Wealth can also offer what seems to be a safety barrier. For example, Claudia Piñeiro’s Thursday Night Widows gives readers an inside look at a very exclusive community about 30 miles from Buenos Aires. It’s called Cascade Heights Country Club (usually shortened to ‘the Heights.’) Only the very wealthy can afford to live there, and not even all of them are accepted. The community is gated for safety, and there are security guards who ensure that only residents and invited guests can enter the community. The feeling that nothing terrible could happen in the Heights is comforting to the people who live there, and it keeps them content. Then, Argentina’s economic difficulties of the late 1990s (when the novel takes place) find their way into this ultra-exclusive safe haven. Slowly the security that residents had always felt is eroded, and they have to cope with a changing and unsettling world. It all ends in tragedy, and a part of that is the belief that their community could be anything but perfectly safe.

Small towns often have long histories, and the people who live there usually know each other. It’s very hard for people in communities like this to believe that someone among them could be a murderer. We see that in Nelson Brunanski’s Crooked Lake. John ‘Bart’ Bartowski and his wife, Rosie, live with their two children in the small town of Crooked Lake, Saskatchewan. Everyone knows everyone, and it’s the sort of community where people help each other.

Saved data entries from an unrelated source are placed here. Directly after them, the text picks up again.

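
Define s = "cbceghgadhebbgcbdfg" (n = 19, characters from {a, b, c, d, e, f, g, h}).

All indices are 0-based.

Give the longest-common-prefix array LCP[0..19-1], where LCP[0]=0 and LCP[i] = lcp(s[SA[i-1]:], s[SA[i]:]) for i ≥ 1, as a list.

rank→(start, suffix):
  0 → (7, 'adhebbgcbdfg')
  1 → (11, 'bbgcbdfg')
  2 → (1, 'bceghgadhebbgcbdfg')
  3 → (15, 'bdfg')
  4 → (12, 'bgcbdfg')
  5 → (0, 'cbceghgadhebbgcbdfg')
  6 → (14, 'cbdfg')
  7 → (2, 'ceghgadhebbgcbdfg')
  8 → (16, 'dfg')
  9 → (8, 'dhebbgcbdfg')
  10 → (10, 'ebbgcbdfg')
  11 → (3, 'eghgadhebbgcbdfg')
  12 → (17, 'fg')
  13 → (18, 'g')
  14 → (6, 'gadhebbgcbdfg')
  15 → (13, 'gcbdfg')
  16 → (4, 'ghgadhebbgcbdfg')
  17 → (9, 'hebbgcbdfg')
  18 → (5, 'hgadhebbgcbdfg')

SA = [7, 11, 1, 15, 12, 0, 14, 2, 16, 8, 10, 3, 17, 18, 6, 13, 4, 9, 5]
[i] adj suffixes → lcp
  [1] 7/11 → 0 ('')
  [2] 11/1 → 1 ('b')
  [3] 1/15 → 1 ('b')
  [4] 15/12 → 1 ('b')
  [5] 12/0 → 0 ('')
  [6] 0/14 → 2 ('cb')
  [7] 14/2 → 1 ('c')
  [8] 2/16 → 0 ('')
  [9] 16/8 → 1 ('d')
  [10] 8/10 → 0 ('')
  [11] 10/3 → 1 ('e')
  [12] 3/17 → 0 ('')
  [13] 17/18 → 0 ('')
  [14] 18/6 → 1 ('g')
  [15] 6/13 → 1 ('g')
  [16] 13/4 → 1 ('g')
  [17] 4/9 → 0 ('')
  [18] 9/5 → 1 ('h')

[0, 0, 1, 1, 1, 0, 2, 1, 0, 1, 0, 1, 0, 0, 1, 1, 1, 0, 1]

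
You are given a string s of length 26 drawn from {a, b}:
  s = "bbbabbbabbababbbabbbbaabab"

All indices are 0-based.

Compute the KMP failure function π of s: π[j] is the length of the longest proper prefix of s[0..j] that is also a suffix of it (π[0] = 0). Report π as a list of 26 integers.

[0, 1, 2, 0, 1, 2, 3, 4, 5, 6, 0, 1, 0, 1, 2, 3, 4, 5, 6, 7, 3, 4, 0, 1, 0, 1]

π[0] = 0
j=1 s[j]='b': π[1]=1 (border 'b')
j=2 s[j]='b': π[2]=2 (border 'bb')
j=3 s[j]='a': k: 2→1→0; π[3]=0 (border '')
j=4 s[j]='b': π[4]=1 (border 'b')
j=5 s[j]='b': π[5]=2 (border 'bb')
j=6 s[j]='b': π[6]=3 (border 'bbb')
j=7 s[j]='a': π[7]=4 (border 'bbba')
j=8 s[j]='b': π[8]=5 (border 'bbbab')
j=9 s[j]='b': π[9]=6 (border 'bbbabb')
j=10 s[j]='a': k: 6→2→1→0; π[10]=0 (border '')
j=11 s[j]='b': π[11]=1 (border 'b')
j=12 s[j]='a': k: 1→0; π[12]=0 (border '')
j=13 s[j]='b': π[13]=1 (border 'b')
j=14 s[j]='b': π[14]=2 (border 'bb')
j=15 s[j]='b': π[15]=3 (border 'bbb')
j=16 s[j]='a': π[16]=4 (border 'bbba')
j=17 s[j]='b': π[17]=5 (border 'bbbab')
j=18 s[j]='b': π[18]=6 (border 'bbbabb')
j=19 s[j]='b': π[19]=7 (border 'bbbabbb')
j=20 s[j]='b': k: 7→3→2; π[20]=3 (border 'bbb')
j=21 s[j]='a': π[21]=4 (border 'bbba')
j=22 s[j]='a': k: 4→0; π[22]=0 (border '')
j=23 s[j]='b': π[23]=1 (border 'b')
j=24 s[j]='a': k: 1→0; π[24]=0 (border '')
j=25 s[j]='b': π[25]=1 (border 'b')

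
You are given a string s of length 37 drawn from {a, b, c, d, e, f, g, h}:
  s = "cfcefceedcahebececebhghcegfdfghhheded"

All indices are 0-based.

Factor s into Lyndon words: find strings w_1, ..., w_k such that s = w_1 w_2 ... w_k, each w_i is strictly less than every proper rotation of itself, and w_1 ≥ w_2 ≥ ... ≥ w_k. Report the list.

emit factor 1: 'cf' (i=0, period=2)
emit factor 2: 'cef' (i=2, period=3)
emit factor 3: 'ceed' (i=5, period=4)
emit factor 4: 'c' (i=9, period=1)
emit factor 5: 'ahebececebhghcegfdfghhheded' (i=10, period=27)

["cf", "cef", "ceed", "c", "ahebececebhghcegfdfghhheded"]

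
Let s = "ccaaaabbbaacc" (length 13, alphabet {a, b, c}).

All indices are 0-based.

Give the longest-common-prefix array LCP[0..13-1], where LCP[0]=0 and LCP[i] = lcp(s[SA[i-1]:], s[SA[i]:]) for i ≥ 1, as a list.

[0, 3, 2, 2, 1, 1, 0, 1, 2, 0, 1, 1, 2]

rank→(start, suffix):
  0 → (2, 'aaaabbbaacc')
  1 → (3, 'aaabbbaacc')
  2 → (4, 'aabbbaacc')
  3 → (9, 'aacc')
  4 → (5, 'abbbaacc')
  5 → (10, 'acc')
  6 → (8, 'baacc')
  7 → (7, 'bbaacc')
  8 → (6, 'bbbaacc')
  9 → (12, 'c')
  10 → (1, 'caaaabbbaacc')
  11 → (11, 'cc')
  12 → (0, 'ccaaaabbbaacc')

SA = [2, 3, 4, 9, 5, 10, 8, 7, 6, 12, 1, 11, 0]
i: (SA[i-1],SA[i]) lcp shared
  1: (2,3) 3 'aaa'
  2: (3,4) 2 'aa'
  3: (4,9) 2 'aa'
  4: (9,5) 1 'a'
  5: (5,10) 1 'a'
  6: (10,8) 0 ''
  7: (8,7) 1 'b'
  8: (7,6) 2 'bb'
  9: (6,12) 0 ''
  10: (12,1) 1 'c'
  11: (1,11) 1 'c'
  12: (11,0) 2 'cc'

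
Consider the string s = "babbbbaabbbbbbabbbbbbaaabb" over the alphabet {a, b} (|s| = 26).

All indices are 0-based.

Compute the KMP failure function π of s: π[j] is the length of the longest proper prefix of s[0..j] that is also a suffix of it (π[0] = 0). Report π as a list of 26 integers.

[0, 0, 1, 1, 1, 1, 2, 0, 1, 1, 1, 1, 1, 1, 2, 3, 4, 5, 6, 1, 1, 2, 0, 0, 1, 1]

π[0] = 0
j=1 s[j]='a': π[1]=0 (border '')
j=2 s[j]='b': π[2]=1 (border 'b')
j=3 s[j]='b': k: 1→0; π[3]=1 (border 'b')
j=4 s[j]='b': k: 1→0; π[4]=1 (border 'b')
j=5 s[j]='b': k: 1→0; π[5]=1 (border 'b')
j=6 s[j]='a': π[6]=2 (border 'ba')
j=7 s[j]='a': k: 2→0; π[7]=0 (border '')
j=8 s[j]='b': π[8]=1 (border 'b')
j=9 s[j]='b': k: 1→0; π[9]=1 (border 'b')
j=10 s[j]='b': k: 1→0; π[10]=1 (border 'b')
j=11 s[j]='b': k: 1→0; π[11]=1 (border 'b')
j=12 s[j]='b': k: 1→0; π[12]=1 (border 'b')
j=13 s[j]='b': k: 1→0; π[13]=1 (border 'b')
j=14 s[j]='a': π[14]=2 (border 'ba')
j=15 s[j]='b': π[15]=3 (border 'bab')
j=16 s[j]='b': π[16]=4 (border 'babb')
j=17 s[j]='b': π[17]=5 (border 'babbb')
j=18 s[j]='b': π[18]=6 (border 'babbbb')
j=19 s[j]='b': k: 6→1→0; π[19]=1 (border 'b')
j=20 s[j]='b': k: 1→0; π[20]=1 (border 'b')
j=21 s[j]='a': π[21]=2 (border 'ba')
j=22 s[j]='a': k: 2→0; π[22]=0 (border '')
j=23 s[j]='a': π[23]=0 (border '')
j=24 s[j]='b': π[24]=1 (border 'b')
j=25 s[j]='b': k: 1→0; π[25]=1 (border 'b')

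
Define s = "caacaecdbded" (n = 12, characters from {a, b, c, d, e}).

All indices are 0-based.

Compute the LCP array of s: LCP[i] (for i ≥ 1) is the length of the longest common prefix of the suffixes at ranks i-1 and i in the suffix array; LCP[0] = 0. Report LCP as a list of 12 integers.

rank | idx | suffix
   0 |   1 | aacaecdbded
   1 |   2 | acaecdbded
   2 |   4 | aecdbded
   3 |   8 | bded
   4 |   0 | caacaecdbded
   5 |   3 | caecdbded
   6 |   6 | cdbded
   7 |  11 | d
   8 |   7 | dbded
   9 |   9 | ded
  10 |   5 | ecdbded
  11 |  10 | ed

SA = [1, 2, 4, 8, 0, 3, 6, 11, 7, 9, 5, 10]
rank  pair      lcp
   1  s[1:],s[2:]  1  'a'
   2  s[2:],s[4:]  1  'a'
   3  s[4:],s[8:]  0  ''
   4  s[8:],s[0:]  0  ''
   5  s[0:],s[3:]  2  'ca'
   6  s[3:],s[6:]  1  'c'
   7  s[6:],s[11:]  0  ''
   8  s[11:],s[7:]  1  'd'
   9  s[7:],s[9:]  1  'd'
  10  s[9:],s[5:]  0  ''
  11  s[5:],s[10:]  1  'e'

[0, 1, 1, 0, 0, 2, 1, 0, 1, 1, 0, 1]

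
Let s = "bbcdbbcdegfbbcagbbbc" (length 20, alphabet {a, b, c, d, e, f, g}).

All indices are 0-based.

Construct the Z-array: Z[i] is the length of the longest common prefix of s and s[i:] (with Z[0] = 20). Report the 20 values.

[20, 1, 0, 0, 4, 1, 0, 0, 0, 0, 0, 3, 1, 0, 0, 0, 2, 3, 1, 0]

Z[0]=20
i=1: outside box; Z[1]=1 scan→box=[1,2)
i=2: outside box; Z[2]=0
i=3: outside box; Z[3]=0
i=4: outside box; Z[4]=4 scan→box=[4,8)
i=5: min(r-i=3, Z[1]=1)=1; Z[5]=1
i=6: min(r-i=2, Z[2]=0)=0; Z[6]=0
i=7: min(r-i=1, Z[3]=0)=0; Z[7]=0
i=8: outside box; Z[8]=0
i=9: outside box; Z[9]=0
i=10: outside box; Z[10]=0
i=11: outside box; Z[11]=3 scan→box=[11,14)
i=12: min(r-i=2, Z[1]=1)=1; Z[12]=1
i=13: min(r-i=1, Z[2]=0)=0; Z[13]=0
i=14: outside box; Z[14]=0
i=15: outside box; Z[15]=0
i=16: outside box; Z[16]=2 scan→box=[16,18)
i=17: min(r-i=1, Z[1]=1)=1; Z[17]=3 scan→box=[17,20)
i=18: min(r-i=2, Z[1]=1)=1; Z[18]=1
i=19: min(r-i=1, Z[2]=0)=0; Z[19]=0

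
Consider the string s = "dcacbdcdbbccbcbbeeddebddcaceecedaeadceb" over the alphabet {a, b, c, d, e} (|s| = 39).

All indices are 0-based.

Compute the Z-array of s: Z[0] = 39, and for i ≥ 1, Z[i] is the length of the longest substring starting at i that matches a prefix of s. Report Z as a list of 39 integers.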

They serve on the same committees, work together on special events, and so on. Trouble starts when Nick Taylor, head groundskeeper at the Crooked Lake Regional Park and Golf Course, is fired from his job. He soon learns that the man behind his firing is Harvey Kristoff, who’s on the board that fired him. Then, Harvey is murdered, and his body is discovered at the golf course. Everyone is convinced that Nick is responsible, but he insists that he’s innocent. He asks his friend Bart to help him, and Bart agrees. He doesn’t want to think his friend killed someone. At the same time, though, he knows everyone in town. If it wasn’t Nick, then it was someone else – probably someone Bart knows. And that makes it difficult for him to find out the truth.

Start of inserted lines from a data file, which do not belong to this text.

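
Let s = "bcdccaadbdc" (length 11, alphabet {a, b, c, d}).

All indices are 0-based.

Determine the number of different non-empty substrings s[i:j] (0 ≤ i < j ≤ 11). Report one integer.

rank | idx | suffix
   0 |   5 | aadbdc
   1 |   6 | adbdc
   2 |   0 | bcdccaadbdc
   3 |   8 | bdc
   4 |  10 | c
   5 |   4 | caadbdc
   6 |   3 | ccaadbdc
   7 |   1 | cdccaadbdc
   8 |   7 | dbdc
   9 |   9 | dc
  10 |   2 | dccaadbdc

SA = [5, 6, 0, 8, 10, 4, 3, 1, 7, 9, 2]
i: (SA[i-1],SA[i]) lcp shared
  1: (5,6) 1 'a'
  2: (6,0) 0 ''
  3: (0,8) 1 'b'
  4: (8,10) 0 ''
  5: (10,4) 1 'c'
  6: (4,3) 1 'c'
  7: (3,1) 1 'c'
  8: (1,7) 0 ''
  9: (7,9) 1 'd'
  10: (9,2) 2 'dc'

n(n+1)/2 = 11·12/2 = 66
Σ LCP = 0 + 1 + 0 + 1 + 0 + 1 + 1 + 1 + 0 + 1 + 2 = 8
distinct = 66 − 8 = 58

58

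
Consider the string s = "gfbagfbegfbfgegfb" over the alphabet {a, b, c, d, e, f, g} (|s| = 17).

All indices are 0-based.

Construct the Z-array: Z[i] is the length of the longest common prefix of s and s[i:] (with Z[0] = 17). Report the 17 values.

[17, 0, 0, 0, 3, 0, 0, 0, 3, 0, 0, 0, 1, 0, 3, 0, 0]

Z[0]=17
i=1: i≥r, start 0; Z[1]=0
i=2: i≥r, start 0; Z[2]=0
i=3: i≥r, start 0; Z[3]=0
i=4: i≥r, start 0; Z[4]=3 scan→box=[4,7)
i=5: min(r-i=2, Z[1]=0)=0; Z[5]=0
i=6: min(r-i=1, Z[2]=0)=0; Z[6]=0
i=7: i≥r, start 0; Z[7]=0
i=8: i≥r, start 0; Z[8]=3 scan→box=[8,11)
i=9: min(r-i=2, Z[1]=0)=0; Z[9]=0
i=10: min(r-i=1, Z[2]=0)=0; Z[10]=0
i=11: i≥r, start 0; Z[11]=0
i=12: i≥r, start 0; Z[12]=1 scan→box=[12,13)
i=13: i≥r, start 0; Z[13]=0
i=14: i≥r, start 0; Z[14]=3 scan→box=[14,17)
i=15: min(r-i=2, Z[1]=0)=0; Z[15]=0
i=16: min(r-i=1, Z[2]=0)=0; Z[16]=0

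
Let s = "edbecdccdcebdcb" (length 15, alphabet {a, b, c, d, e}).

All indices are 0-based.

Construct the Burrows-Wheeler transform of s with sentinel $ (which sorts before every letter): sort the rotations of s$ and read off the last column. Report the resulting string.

rank  rotation          last
    0  $edbecdccdcebdcb  b
    1  b$edbecdccdcebdc  c
    2  bdcb$edbecdccdce  e
    3  becdccdcebdcb$ed  d
    4  cb$edbecdccdcebd  d
    5  ccdcebdcb$edbecd  d
    6  cdccdcebdcb$edbe  e
    7  cdcebdcb$edbecdc  c
    8  cebdcb$edbecdccd  d
    9  dbecdccdcebdcb$e  e
   10  dcb$edbecdccdceb  b
   11  dccdcebdcb$edbec  c
   12  dcebdcb$edbecdcc  c
   13  ebdcb$edbecdccdc  c
   14  ecdccdcebdcb$edb  b
   15  edbecdccdcebdcb$  $

bcedddecdebcccb$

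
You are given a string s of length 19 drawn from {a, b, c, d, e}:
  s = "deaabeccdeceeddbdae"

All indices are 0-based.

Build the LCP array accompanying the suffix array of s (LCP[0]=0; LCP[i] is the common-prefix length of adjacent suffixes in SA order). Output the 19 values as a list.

[0, 1, 1, 0, 1, 0, 1, 1, 0, 1, 1, 1, 2, 0, 1, 1, 2, 1, 1]

sorted suffixes:
  #0 SA[0]=2  'aabeccdeceeddbdae'
  #1 SA[1]=3  'abeccdeceeddbdae'
  #2 SA[2]=17  'ae'
  #3 SA[3]=15  'bdae'
  #4 SA[4]=4  'beccdeceeddbdae'
  #5 SA[5]=6  'ccdeceeddbdae'
  #6 SA[6]=7  'cdeceeddbdae'
  #7 SA[7]=10  'ceeddbdae'
  #8 SA[8]=16  'dae'
  #9 SA[9]=14  'dbdae'
  #10 SA[10]=13  'ddbdae'
  #11 SA[11]=0  'deaabeccdeceeddbdae'
  #12 SA[12]=8  'deceeddbdae'
  #13 SA[13]=18  'e'
  #14 SA[14]=1  'eaabeccdeceeddbdae'
  #15 SA[15]=5  'eccdeceeddbdae'
  #16 SA[16]=9  'eceeddbdae'
  #17 SA[17]=12  'eddbdae'
  #18 SA[18]=11  'eeddbdae'

SA = [2, 3, 17, 15, 4, 6, 7, 10, 16, 14, 13, 0, 8, 18, 1, 5, 9, 12, 11]
i: (SA[i-1],SA[i]) lcp shared
  1: (2,3) 1 'a'
  2: (3,17) 1 'a'
  3: (17,15) 0 ''
  4: (15,4) 1 'b'
  5: (4,6) 0 ''
  6: (6,7) 1 'c'
  7: (7,10) 1 'c'
  8: (10,16) 0 ''
  9: (16,14) 1 'd'
  10: (14,13) 1 'd'
  11: (13,0) 1 'd'
  12: (0,8) 2 'de'
  13: (8,18) 0 ''
  14: (18,1) 1 'e'
  15: (1,5) 1 'e'
  16: (5,9) 2 'ec'
  17: (9,12) 1 'e'
  18: (12,11) 1 'e'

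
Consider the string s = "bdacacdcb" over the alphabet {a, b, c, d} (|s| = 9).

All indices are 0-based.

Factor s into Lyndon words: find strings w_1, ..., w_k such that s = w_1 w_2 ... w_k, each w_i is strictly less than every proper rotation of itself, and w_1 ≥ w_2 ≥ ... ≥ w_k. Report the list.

["bd", "acacdcb"]

emit factor 1: 'bd' (i=0, period=2)
emit factor 2: 'acacdcb' (i=2, period=7)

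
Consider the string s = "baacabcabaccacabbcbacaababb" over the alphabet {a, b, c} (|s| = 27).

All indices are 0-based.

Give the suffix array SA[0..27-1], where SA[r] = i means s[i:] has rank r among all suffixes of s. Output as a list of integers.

sorted suffixes:
  #0 SA[0]=21  'aababb'
  #1 SA[1]=1  'aacabcabaccacabbcbacaababb'
  #2 SA[2]=22  'ababb'
  #3 SA[3]=7  'abaccacabbcbacaababb'
  #4 SA[4]=24  'abb'
  #5 SA[5]=14  'abbcbacaababb'
  #6 SA[6]=4  'abcabaccacabbcbacaababb'
  #7 SA[7]=19  'acaababb'
  #8 SA[8]=12  'acabbcbacaababb'
  #9 SA[9]=2  'acabcabaccacabbcbacaababb'
  #10 SA[10]=9  'accacabbcbacaababb'
  #11 SA[11]=26  'b'
  #12 SA[12]=0  'baacabcabaccacabbcbacaababb'
  #13 SA[13]=23  'babb'
  #14 SA[14]=18  'bacaababb'
  #15 SA[15]=8  'baccacabbcbacaababb'
  #16 SA[16]=25  'bb'
  #17 SA[17]=15  'bbcbacaababb'
  #18 SA[18]=5  'bcabaccacabbcbacaababb'
  #19 SA[19]=16  'bcbacaababb'
  #20 SA[20]=20  'caababb'
  #21 SA[21]=6  'cabaccacabbcbacaababb'
  #22 SA[22]=13  'cabbcbacaababb'
  #23 SA[23]=3  'cabcabaccacabbcbacaababb'
  #24 SA[24]=11  'cacabbcbacaababb'
  #25 SA[25]=17  'cbacaababb'
  #26 SA[26]=10  'ccacabbcbacaababb'

[21, 1, 22, 7, 24, 14, 4, 19, 12, 2, 9, 26, 0, 23, 18, 8, 25, 15, 5, 16, 20, 6, 13, 3, 11, 17, 10]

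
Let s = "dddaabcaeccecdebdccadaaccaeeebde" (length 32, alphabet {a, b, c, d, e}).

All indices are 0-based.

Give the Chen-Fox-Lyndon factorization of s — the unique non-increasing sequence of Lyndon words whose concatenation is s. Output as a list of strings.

["d", "d", "d", "aabcaeccecdebdccadaaccaeeebde"]

emit factor 1: 'd' (i=0, period=1)
emit factor 2: 'd' (i=1, period=1)
emit factor 3: 'd' (i=2, period=1)
emit factor 4: 'aabcaeccecdebdccadaaccaeeebde' (i=3, period=29)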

Both Mette Ivie Harrison’s The Bishop’s Wife and Linda Castillo’s Kate Burkholder novels touch on another ‘insulation’ against murder: religion. In both cases, murders take place among the members of a tight-knight religious community (respectively, The Church of Jesus Christ of Latter-Day Saints and the Amish community). Both sleuths find it hard to investigate, in part because people don’t want to believe that a member of their community could be responsible for murder. The members of the community know each other and rely on each other. It’s difficult to let go of that and accept that anyone might commit murder given the right circumstances.

In several of Agatha Christie’s novels, there’s an unwillingness to believe that ‘one of us’ committed a murder. For example, in Dead Man’s Folly, Hercule Poirot works with Inspector Bland to find out who murdered fourteen-year-old Marlene Tucker. Her body was found on the property of Sir George Stubbs, and at first, there doesn’t seem to be a reason why anyone would kill her. At one point, Bland is talking to his assistant, P.C. Hoskins, a local man who knows everyone.

‘Who did it, Hoskins?’ he said…
‘Foreigner, if you ask me. T’wouldn’t be anyone local. The Tuckers is alright. Nice, respectable family…’

Hoskins goes on to place the Tuckers both in terms of their social standing and in terms of the sort of people they are. It’s his belief that no-one local would be the type of person to commit murder, and certainly not of one of a ‘nice family’ like the Tuckers.

And that’s what can make investigating a murder a real challenge. People simply don’t want to believe that a murder could ‘happen here.’ But as any fan of crime fiction knows, anyone might commit murder for any number of different reasons.

 

*NOTE: The title of this post is a line from Stephen Schwartz’s Something Bad.